Dear All,
I made a few speed measurements on a GeForce 8600M GT in order to find the quickest way to initialise a char-array in shared memory.
(This card does not support double precision, so the casting typelength is 4, and not 8, bytes.

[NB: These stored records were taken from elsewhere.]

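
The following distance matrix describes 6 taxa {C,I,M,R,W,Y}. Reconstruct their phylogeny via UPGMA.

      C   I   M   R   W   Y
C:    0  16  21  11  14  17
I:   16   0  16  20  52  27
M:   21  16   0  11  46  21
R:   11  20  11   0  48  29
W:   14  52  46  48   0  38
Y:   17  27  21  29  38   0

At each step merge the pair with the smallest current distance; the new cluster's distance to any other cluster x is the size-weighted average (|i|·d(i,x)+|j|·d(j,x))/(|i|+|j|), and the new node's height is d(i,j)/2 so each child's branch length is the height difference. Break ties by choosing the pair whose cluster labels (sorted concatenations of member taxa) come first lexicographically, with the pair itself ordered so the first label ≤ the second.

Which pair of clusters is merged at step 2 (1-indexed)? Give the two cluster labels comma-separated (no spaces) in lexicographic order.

CR,M

iteration 1: select C,R (d=11); attach at lengths (11/2, 11/2); label the merged cluster CR
  updated: d(CR,I)=18, d(CR,M)=16, d(CR,W)=31, d(CR,Y)=23
iteration 2: select CR,M (d=16); attach at lengths (5/2, 8); label the merged cluster CMR
  updated: d(CMR,I)=52/3, d(CMR,W)=36, d(CMR,Y)=67/3
iteration 3: select CMR,I (d=52/3); attach at lengths (2/3, 26/3); label the merged cluster CIMR
  updated: d(CIMR,W)=40, d(CIMR,Y)=47/2
iteration 4: select CIMR,Y (d=47/2); attach at lengths (37/12, 47/4); label the merged cluster CIMRY
  updated: d(CIMRY,W)=198/5
iteration 5: select CIMRY,W (d=198/5); attach at lengths (161/20, 99/5); label the merged cluster CIMRWY
final tree: (((((C:11/2,R:11/2):5/2,M:8):2/3,I:26/3):37/12,Y:47/4):161/20,W:99/5)
total length: 4411/60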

Choosing built-in vector-types of up to 16 bytes does not speed up the code apparently).
__global__ void initialise(char *tests)
{
__shared__ union {
char storage[16 * 256 *3]; //Naive
char stor2[256 *3][16]; //Bank conflict free
char stor3[16][256 *3]; // Bank conflicts!
} stor;
unsigned int mydeal = 16 * 256 * 3 / 256; //my share of the deal
unsigned int mydeal4 = 16 * 256 * 3 / (256 * 4); //my share of the deal int
unsigned int mydeal8 = 16 * 256 * 3 / (256 * 8); //my share of the deal longlong
unsigned int BankID = threadIdx.x % 16;
unsigned int IDinBank = (threadIdx.x - BankID) / 16;
for (int i=0;i<10000;i++){
//OPTION 1: Bank-conflict struck - blocky
for(int j=0;j<mydeal4;j+=4){ //TWICE AS FAST AS BANK_CONFLICT FREE SCHEDULING!
(*reinterpret_cast<int*>(&stor.storage[threadIdx.x * mydeal4 + j]) ) = 0;
//tests[threadIdx.x * mydeal + j] = (*reinterpret_cast<int*>(&storage[threadIdx.x * mydeal4 + j]) );
}
/*//OPTION 2: Bank-conflict free //BANK_CONFLICT FREE MAPPING!
for(int j=0;j<mydeal4;j+=4){
(*reinterpret_cast<int*>(&stor.stor2[BankID][IDinBank * mydeal4 + j]) ) = 0;
//tests[threadIdx.x * mydeal + j] = (*reinterpret_cast<int*>(&storage[threadIdx.x * mydeal4 + j]) );
}*/
/*//OPTION 3: Bank-conflict affected //TWICE AS SLOW AS BANK_CONFLICT FREE SCHEDULING!
for(int j=0;j<mydeal4;j+=4){
(*reinterpret_cast<int*>(&stor.stor3[BankID][IDinBank * mydeal4 + j]) ) = 0;
//tests[threadIdx.x * mydeal + j] = (*reinterpret_cast<int*>(&storage[threadIdx.x * mydeal4 + j]) );
}*/
/*//Bank-conflict struck - very blocky //Does not further speed up code.
for(int j=0;j<mydeal8;j+=8){
(*reinterpret_cast<longlong1*>(&storage[threadIdx.x * mydeal8 + j]) ) = make_longlong1(0);
//tests[threadIdx.x * mydeal + j] = (*reinterpret_cast<int*>(&storage[threadIdx.x * mydeal4 + j]) );
}*/
}
}
Interestingly, the first “naive” option from above is about TWICE as fast as the bank-conflict-free memory management.
Does anyone know why that is?
Thanks and Regards
Christian